This project focuses on the Iris dataset. The Iris dataset contains measurements of sepal length, sepal width, petal length, and petal width for three species of iris flowers: setosa, versicolor, and virginica.
-
Data Exploration and Visualization:
- The project starts by loading the Iris dataset using Pandas and checking for null values.
- Basic statistics like mean, min, max, and quartiles are calculated and printed.
- The number of occurrences of each species (setosa, versicolor, virginica) is counted and printed.
- A pie chart is created to visualize the distribution of the three species in the dataset.

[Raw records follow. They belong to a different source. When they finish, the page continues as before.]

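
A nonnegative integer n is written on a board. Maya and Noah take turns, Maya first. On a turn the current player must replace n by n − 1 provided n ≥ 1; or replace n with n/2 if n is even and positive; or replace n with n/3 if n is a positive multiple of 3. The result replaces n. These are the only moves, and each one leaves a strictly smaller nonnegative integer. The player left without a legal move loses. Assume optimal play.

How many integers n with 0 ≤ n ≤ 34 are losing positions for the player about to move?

Use the standard recursion: the mover loses at a terminal position; elsewhere, the mover wins exactly when some move hands the opponent an L position.
n=0: no move → L
n=1: can move to 0, which is L ⇒ W
n=2: the only move is to 1(W), a W ⇒ L
n=3: can move to 2, which is L ⇒ W
n=4: can move to 2, which is L ⇒ W
n=5: the only move is to 4(W), a W ⇒ L
n=6: can move to 2, which is L ⇒ W
n=7: the only move is to 6(W), a W ⇒ L
n=8: can move to 7, which is L ⇒ W
n=9: moves to 3(W), 8(W); every one is W ⇒ L
n=10: can move to 5, which is L ⇒ W
n=11: the only move is to 10(W), a W ⇒ L
n=12: can move to 11, which is L ⇒ W
n=13: the only move is to 12(W), a W ⇒ L
n=14: can move to 7, which is L ⇒ W
n=15: can move to 5, which is L ⇒ W
n=16: moves to 8(W), 15(W); every one is W ⇒ L
n=17: can move to 16, which is L ⇒ W
n=18: can move to 9, which is L ⇒ W
n=19: the only move is to 18(W), a W ⇒ L
n=20: can move to 19, which is L ⇒ W
n=21: can move to 7, which is L ⇒ W
n=22: can move to 11, which is L ⇒ W
n=23: the only move is to 22(W), a W ⇒ L
n=24: can move to 23, which is L ⇒ W
n=25: the only move is to 24(W), a W ⇒ L
n=26: can move to 13, which is L ⇒ W
n=27: can move to 9, which is L ⇒ W
n=28: moves to 14(W), 27(W); every one is W ⇒ L
n=29: can move to 28, which is L ⇒ W
n=30: moves to 10(W), 15(W), 29(W); every one is W ⇒ L
n=31: can move to 30, which is L ⇒ W
n=32: can move to 16, which is L ⇒ W
n=33: can move to 11, which is L ⇒ W
n=34: moves to 17(W), 33(W); every one is W ⇒ L
L entries with 0 ≤ n ≤ 34: n = 0, 2, 5, 7, 9, 11, 13, 16, 19, 23, 25, 28, 30, 34; that makes 14.

14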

- Box plots and violin plots are used to identify outliers and visualize the distribution of features across different species.
-
Correlation Analysis:
- A heatmap is created to visualize the correlation matrix of features in the Iris dataset.
-
Scatter Plot:
- A scatter plot is generated to show the relationship between sepal length and sepal width.
-
Machine Learning:
- The project then moves into machine learning algorithms for classification.
- The dataset is split into training and testing sets.

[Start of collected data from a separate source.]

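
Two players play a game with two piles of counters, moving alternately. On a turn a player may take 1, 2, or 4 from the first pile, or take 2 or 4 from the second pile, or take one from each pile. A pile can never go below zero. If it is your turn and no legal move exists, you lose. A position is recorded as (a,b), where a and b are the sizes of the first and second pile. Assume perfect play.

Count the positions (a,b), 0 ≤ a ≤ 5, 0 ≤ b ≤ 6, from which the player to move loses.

Use the standard recursion: the mover loses at a terminal position; elsewhere, the mover wins exactly when some move hands the opponent an L position.
Every move lowers a or b (never raises either), so fill the grid row by row in increasing a, and left to right within a row: each cell's successors are then already labelled.
      b=0  b=1  b=2  b=3  b=4  b=5  b=6
a=0:    L    L    W    W    W    W    L
a=1:    W    W    W    L    L    W    W
a=2:    W    W    L    W    W    W    W
a=3:    L    L    W    W    W    W    L
a=4:    W    W    W    L    L    W    W
a=5:    W    W    L    W    W    W    W
Cells with no legal move (terminal, hence L): (0,0), (0,1).
The remaining L cells, each justified by listing all of its moves:
(0,6): →(0,4)(W), (0,2)(W) — all W, so L
(1,3): →(0,3)(W), (1,1)(W), (0,2)(W) — all W, so L
(1,4): →(0,4)(W), (1,2)(W), (1,0)(W), (0,3)(W) — all W, so L
(2,2): →(1,2)(W), (0,2)(W), (2,0)(W), (1,1)(W) — all W, so L
(3,0): →(2,0)(W), (1,0)(W) — all W, so L
(3,1): →(2,1)(W), (1,1)(W), (2,0)(W) — all W, so L
(3,6): →(2,6)(W), (1,6)(W), (3,4)(W), (3,2)(W), (2,5)(W) — all W, so L
(4,3): →(3,3)(W), (2,3)(W), (0,3)(W), (4,1)(W), (3,2)(W) — all W, so L
(4,4): →(3,4)(W), (2,4)(W), (0,4)(W), (4,2)(W), (4,0)(W), (3,3)(W) — all W, so L
(5,2): →(4,2)(W), (3,2)(W), (1,2)(W), (5,0)(W), (4,1)(W) — all W, so L
Every other cell has at least one move into one of the L cells above, so it is W.
L cells per row: a=0: 3, a=1: 2, a=2: 1, a=3: 3, a=4: 2, a=5: 1; total 12.

12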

- Logistic Regression, Support Vector Machines, K-Nearest Neighbors, Naive Bayes, and Decision Tree classifiers are implemented and evaluated.

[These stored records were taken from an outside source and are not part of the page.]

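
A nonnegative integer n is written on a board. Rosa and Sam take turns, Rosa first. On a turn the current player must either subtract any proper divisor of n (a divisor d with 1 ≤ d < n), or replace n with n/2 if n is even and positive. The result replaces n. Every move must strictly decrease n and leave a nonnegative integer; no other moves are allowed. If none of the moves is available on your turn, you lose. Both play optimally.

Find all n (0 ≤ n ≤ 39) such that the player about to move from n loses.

Use the standard recursion: the mover loses at a terminal position; elsewhere, the mover wins exactly when some move hands the opponent an L position.
n=0: no move → L
n=1: no move → L
n=2: →1(L), so W
n=3: →2(W) only, which is W, so L
n=4: →3(L), so W
n=5: →4(W) only, which is W, so L
n=6: →3(L), so W
n=7: →6(W) only, which is W, so L
n=8: →7(L), so W
n=9: →6(W), 8(W) — all W, so L
n=10: →5(L), so W
n=11: →10(W) only, which is W, so L
n=12: →9(L), so W
n=13: →12(W) only, which is W, so L
n=14: →7(L), so W
n=15: →10(W), 12(W), 14(W) — all W, so L
n=16: →15(L), so W
n=17: →16(W) only, which is W, so L
n=18: →9(L), so W
n=19: →18(W) only, which is W, so L
n=20: →15(L), so W
n=21: →14(W), 18(W), 20(W) — all W, so L
n=22: →11(L), so W
n=23: →22(W) only, which is W, so L
n=24: →21(L), so W
n=25: →20(W), 24(W) — all W, so L
n=26: →13(L), so W
n=27: →18(W), 24(W), 26(W) — all W, so L
n=28: →21(L), so W
n=29: →28(W) only, which is W, so L
n=30: →15(L), so W
n=31: →30(W) only, which is W, so L
n=32: →31(L), so W
n=33: →22(W), 30(W), 32(W) — all W, so L
n=34: →17(L), so W
n=35: →28(W), 30(W), 34(W) — all W, so L
n=36: →27(L), so W
n=37: →36(W) only, which is W, so L
n=38: →19(L), so W
n=39: →26(W), 36(W), 38(W) — all W, so L
The losing starting values of n are exactly the entries labelled L in this table (21 of them).

0, 1, 3, 5, 7, 9, 11, 13, 15, 17, 19, 21, 23, 25, 27, 29, 31, 33, 35, 37, 39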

- Accuracy scores and confusion matrices are printed for each algorithm.
-
Summary of Results:
- A summary table is created, showing the accuracy scores of different machine learning models on the Iris dataset.
In short, this project explores the Iris dataset, visualizes its features, checks for correlations, and applies various machine learning algorithms for classification. The goal is to predict the species of iris flowers based on their measurements using different machine learning models. The results suggest that several algorithms, such as Logistic Regression, Support Vector Machines, Naive Bayes, KNN, and Decision Tree, perform well on this dataset.